Almost every fact we know about consciousness today can be found in William
James' Principles of Psychology (1890). James summarized a century of
extraordinary discoveries, starting with hypnosis, sensory consciousness,
psychosomatic illness, emotional conflict, self-deception, the visible
anatomy of the brain, and much, much more. The 1,400 pages of the Principles
are filled with empirical findings, debates, and theory.
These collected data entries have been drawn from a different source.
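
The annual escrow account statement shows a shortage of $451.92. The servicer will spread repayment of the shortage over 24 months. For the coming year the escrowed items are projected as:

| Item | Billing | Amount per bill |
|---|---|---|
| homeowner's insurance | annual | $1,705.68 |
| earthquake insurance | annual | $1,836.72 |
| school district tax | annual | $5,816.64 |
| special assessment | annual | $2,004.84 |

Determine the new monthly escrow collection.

$965.82

Homeowner's insurance = $1,705.68 annually
Earthquake insurance = $1,836.72 annually
School district tax = $5,816.64 annually
Special assessment = $2,004.84 annually
Annual escrow total = $11,363.88
Base monthly escrow = $11,363.88 / 12 = $946.99
Shortage spread = $451.92 ÷ 24 = $18.83/mo
New monthly escrow = $946.99 + $18.83 = $965.82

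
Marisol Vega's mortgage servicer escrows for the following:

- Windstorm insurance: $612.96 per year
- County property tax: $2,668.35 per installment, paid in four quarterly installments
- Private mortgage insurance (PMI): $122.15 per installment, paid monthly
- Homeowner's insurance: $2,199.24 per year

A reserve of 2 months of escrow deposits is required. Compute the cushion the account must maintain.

$2,491.90

Windstorm insurance = $612.96 per year
County property tax = $2,668.35 × 4 = $10,673.40 per year
Private mortgage insurance (PMI) = $122.15 × 12 = $1,465.80 per year
Homeowner's insurance = $2,199.24 per year
Total per year = $14,951.40
Base monthly escrow = $14,951.40 / 12 = $1,245.95
Cushion = 2 × $1,245.95 = $2,491.90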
Most of his facts
have been verified over and over again.  A few years later James published
his Briefer Psychology (1892), which became the main introductory text in
American colleges for the next thirty years.

Yet within two years of James' death in 1910 John B. Watson issued his
behaviorist manifesto, which denounced consciousness as "nothing but the
soul of theology." By 1925 the entire vocabulary of conscious experience ---
mental imagery, thought, inner speech, meaning, feeling, even memory --- was
purged from academic psychology. After John Watson, B.F. Skinner became the
voice of radical behaviorism, the view that subjective experience must be
expunged from science. Behaviorists controlled American, British, and
Soviet-sphere academic psychology. In philosophy, the great purge was cheered on by Bertrand Russell and the analytic school.

Today, when some 5,000 scientific articles refer to consciousness each year,
it is time to ask, why was the Golden Age purged? Was it basically wrong? Or
was the purge itself a dead end in science?